Sans pour cela chercher à domicilier au niveau des communes, des compétences et des pouvoirs attribués à l’Etat, à la CTM (collectivité majeure) ou aux 3 EPCI (CAP NORD – CACEM – ESPACE SUD) … les populations des communes doivent attendre de ces prétendants à la responsabilité municipale qu’ils se prononcent aussi, et prennent des initiatives aussi concernant les questions suivantes notamment :

  • L’eau et l’électricité avec des services coûteux pour les consommateurs et pas toujours assumés avec des coupures intempestives et des insuffisances ;
  • La violence et l’insécurité qui gangrènent notre société et qui détruisent nos jeunes et … notre population – une population qui ne cesse de diminuer et qui subit le phénomène du remplacement que certains semblent ne pas voir ;
  • La cohésion sociale et territoriale ;
  • Le sous-emploi et l’absence d’activités économiques durables participant au développement du pays et à l’épanouissement des populations ;
  • L’aménagement du territoire et l’urbanisme devant participer à un développement durable et solidaire équilibré du pays et des territoires à tous les points de vue, mais aussi à la sécurisation de nos populations exposées à tous les risques ;
  • Le foncier, la protection de nos patrimoines terrestres et maritimes : nous constatons une dégradation de ces milieux avec un déficit de l’action publique dans notamment la politique de déchets, l’occupation sauvage de nos plateformes maritimes … la multiplication de décharges sauvages, l’envahissement de nos littoraux par les sargasses …la diminution de nos terres agricoles …

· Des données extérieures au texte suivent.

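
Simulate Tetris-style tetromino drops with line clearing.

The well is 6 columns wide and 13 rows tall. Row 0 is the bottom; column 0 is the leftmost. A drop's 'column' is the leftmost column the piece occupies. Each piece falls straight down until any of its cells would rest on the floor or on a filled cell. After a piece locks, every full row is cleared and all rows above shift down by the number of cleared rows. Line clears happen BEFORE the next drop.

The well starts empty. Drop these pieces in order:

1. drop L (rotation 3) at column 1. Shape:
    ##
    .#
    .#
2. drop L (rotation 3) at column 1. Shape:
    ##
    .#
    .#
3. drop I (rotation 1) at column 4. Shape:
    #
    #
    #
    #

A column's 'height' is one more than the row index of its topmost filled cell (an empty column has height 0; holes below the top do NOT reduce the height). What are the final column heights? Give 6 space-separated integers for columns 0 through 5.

Drop 1: L rot3 at col 1 lands with bottom-row=0; cleared 0 line(s) (total 0); column heights now [0 3 3 0 0 0], max=3
Drop 2: L rot3 at col 1 lands with bottom-row=3; cleared 0 line(s) (total 0); column heights now [0 6 6 0 0 0], max=6
Drop 3: I rot1 at col 4 lands with bottom-row=0; cleared 0 line(s) (total 0); column heights now [0 6 6 0 4 0], max=6

Answer: 0 6 6 0 4 0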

Les candidats aux prochaines municipales de 2026 ne devront-ils pas porter et intégrer aussi dans leur projet municipal, les problématiques débattues au sein du Congrès des Élus (en présence des Maires et membres de ce même Congrès).

Peut-être que c’est là aussi une manière de sensibiliser et de permettre aux citoyens martiniquais de comprendre les débats et revendications initiés au Congrès des élus … ce afin de leur permettre d’être acteurs de leur avenir et de celui de leur pays.

Ne dit-on pas qu’il semblerait que selon un sondage, une majorité de Martiniquais ne serait pas favorable à une évolution institutionnelle de la Martinique.

Peut-être parce que celles et ceux qui devraient expliquer et faire comprendre l’intérêt de cette dite évolution ne l’auraient pas fait, ou encore parce que les martiniquais n’auraient plus confiance en leur élus ?

La question prioritaire reste néanmoins la gouvernance de nos Communes au plus près.

Les attributions du conseil municipal sont très larges depuis la grande loi municipale de 1884, qui le charge de régler « par ses délibérations les affaires de la commune ».

Cette compétence s’étend à de nombreux domaines en constante évolution.

La notion d’« affaires communales » ne fait l’objet d’aucune définition précise et limitative.

Par ailleurs la « clause générale de compétence » peut être interprétée comme permettant la mise en œuvre d’actions d’intérêt public au niveau communal sans renvoi à des domaines d’activité déterminés.

Alors, engageons à l’occasion de cette campagne électorale des municipales 2026, un vrai débat sur, d’une part la protection et le développement de nos espaces municipaux, parties du territoire de notre Pays Martinique, et d’autre part l’épanouissement de nos populations.